Consumers read with attribute() and friends:

CPP
const auto& signal = inputs().at("signal").tensor;
if (signal.hasAttribute("sampleRate")) {
    const auto rate = std::any_cast<F64>(signal.attribute("sampleRate"));
}

Attributes do not propagate through a block automatically. A block that transforms a stream and wants to preserve its description copies what applies, either selectively with setAttribute or wholesale with propagateAttributes(source), and then overrides what it changed. A decimator, for example, propagates the input attributes and rewrites sampleRate.

Hints:

  • Stick to the established names. Blocks across the tree already use sampleRate and frequency, and the UI pin tooltips display whatever is attached. Inventing a second spelling for an existing concept breaks interoperability silently.
  • Attributes are per tensor, not per cycle. They describe the stream, not the current buffer. Update them when the property changes, such as after a retune, and leave them alone otherwise. Change detection downstream can then key off the value cheaply.
  • Mind the stored width when reading. An attribute holds exactly the type the producer stored, and std::any_cast throws on a mismatch, so an F32 sample rate cannot be read as F64. Check the type or agree on widths for shared names. Blocks in the tree store sampleRate and frequency at different widths today, so defensive reads are the safe habit.
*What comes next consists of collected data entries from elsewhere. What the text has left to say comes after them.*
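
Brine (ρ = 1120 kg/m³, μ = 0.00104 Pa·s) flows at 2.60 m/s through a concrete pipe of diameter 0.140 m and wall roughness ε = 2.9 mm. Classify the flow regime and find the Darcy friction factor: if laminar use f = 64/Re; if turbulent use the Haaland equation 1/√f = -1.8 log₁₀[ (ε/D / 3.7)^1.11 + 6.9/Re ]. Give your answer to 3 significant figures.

f ≈ 0.0495

Re = ρVD/μ = 1120·2.6·0.14/0.00104 = 3.92e+05.
Re > 4000 → turbulent. ε/D = 0.0029/0.14 = 0.0207; Haaland: 1/√f = -1.8 log₁₀[0.00316 + 1.76e-05] = 4.495, so f = 0.04949.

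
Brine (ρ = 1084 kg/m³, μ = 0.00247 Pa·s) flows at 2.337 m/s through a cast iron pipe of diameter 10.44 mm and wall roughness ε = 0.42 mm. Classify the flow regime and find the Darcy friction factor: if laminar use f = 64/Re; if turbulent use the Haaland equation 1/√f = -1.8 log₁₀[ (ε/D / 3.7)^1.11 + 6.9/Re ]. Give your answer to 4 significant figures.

Re = ρVD/μ = 1084·2.337·0.01044/0.00247 = 1.071e+04.
Re > 4000 → turbulent. ε/D = 0.00042/0.01044 = 0.0402; Haaland: 1/√f = -1.8 log₁₀[0.00661 + 0.000644] = 3.851, so f = 0.06744.

f ≈ 0.06744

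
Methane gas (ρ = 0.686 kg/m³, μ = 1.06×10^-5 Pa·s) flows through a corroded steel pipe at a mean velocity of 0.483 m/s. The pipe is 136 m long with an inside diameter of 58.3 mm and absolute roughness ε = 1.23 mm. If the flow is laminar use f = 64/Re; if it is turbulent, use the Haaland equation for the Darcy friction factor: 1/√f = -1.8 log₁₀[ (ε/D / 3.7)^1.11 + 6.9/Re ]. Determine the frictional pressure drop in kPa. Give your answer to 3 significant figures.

Reynolds number Re = ρVD/μ = 0.686 · 0.483 · 0.0583 / 1.06e-05 = 1822.
Re < 2300 → laminar flow, so f = 64/Re = 64/1822 = 0.03512 (the turbulent correlation is not needed).
Darcy-Weisbach: ΔP = f(L/D)(ρV²/2) = 0.03512·(136/0.0583)·(0.686·0.483²/2) = 0.03512·2333·0.08002 = 6.555 Pa.
ΔP = 6.555 Pa = 0.00656 kPa.

ΔP ≈ 0.00656 kPa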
Python code sees the same values through ctx.input_attrs and ctx.output_attrs, described in Tensor Attributes.

Block Metrics

Metrics are read-only values a block publishes about itself. They are defined in define() alongside the block's inputs and outputs, and each metric is a callable evaluated when somebody looks:

CPP
Result define() override {
    JST_CHECK(defineInterfaceMetric("progress",
                                    "Position",
                                    "Current file position.",
                                    "progressbar",
        [this]() -> std::any {
            const F32 progress = currentProgress();
            return std::pair<std::string, F32>{jst::fmt::format("{:.1f}%", progress * 100.0f), progress};
        }));

    JST_CHECK(defineInterfaceMetric("throughput",
                                    "Throughput",
                                    "Smoothed recent transfer rate.",
                                    "label",
        [this]() -> std::any {
            return jst::fmt::format("{:.1f} MB/s", currentBandwidth());
        }));

    return Result::SUCCESS;
}

The format string controls presentation and visibility:

  • A format of label renders a std::string in the node body. Any other value type shows as an invalid metric in the UI, so format numbers into text for display.
  • A format of progressbar expects a std::pair<std::string, F32> holding the display label and a fraction between 0 and 1.
  • Formats prefixed with private- are internal by convention. The UI and the Python metrics mapping skip them, which makes them the right place for diagnostics. The filtering lives in those consumers, so C++ code reading through the view receives every metric and applies the convention itself.

Consumers read metrics through Flowgraph::View::metrics(blockName, entries) or, from Python, the subscription-based ctx.metrics mapping described in Block Metrics.

Hints:

  • Keep the lambdas cheap and safe. They run outside your compute path, potentially every UI frame, and on a different thread than compute. Return cached values updated by compute rather than computing on demand, and guard any shared state accordingly.
  • Displayed metrics are strings, programmatic values may deserve another channel. A formatted string such as "12.3 MB/s" reads well in the node but forces every programmatic consumer to parse it, while a raw numeric metric reaches Python with its native type but renders as invalid in the label view. When a value matters to both audiences, publish the display string as the metric and mirror the raw number into the environment.
  • Metrics are pull, not push. Nothing is stored or timestamped, and a metric that nobody reads costs nothing. If a value needs history or must outlive the block, it belongs in the environment instead.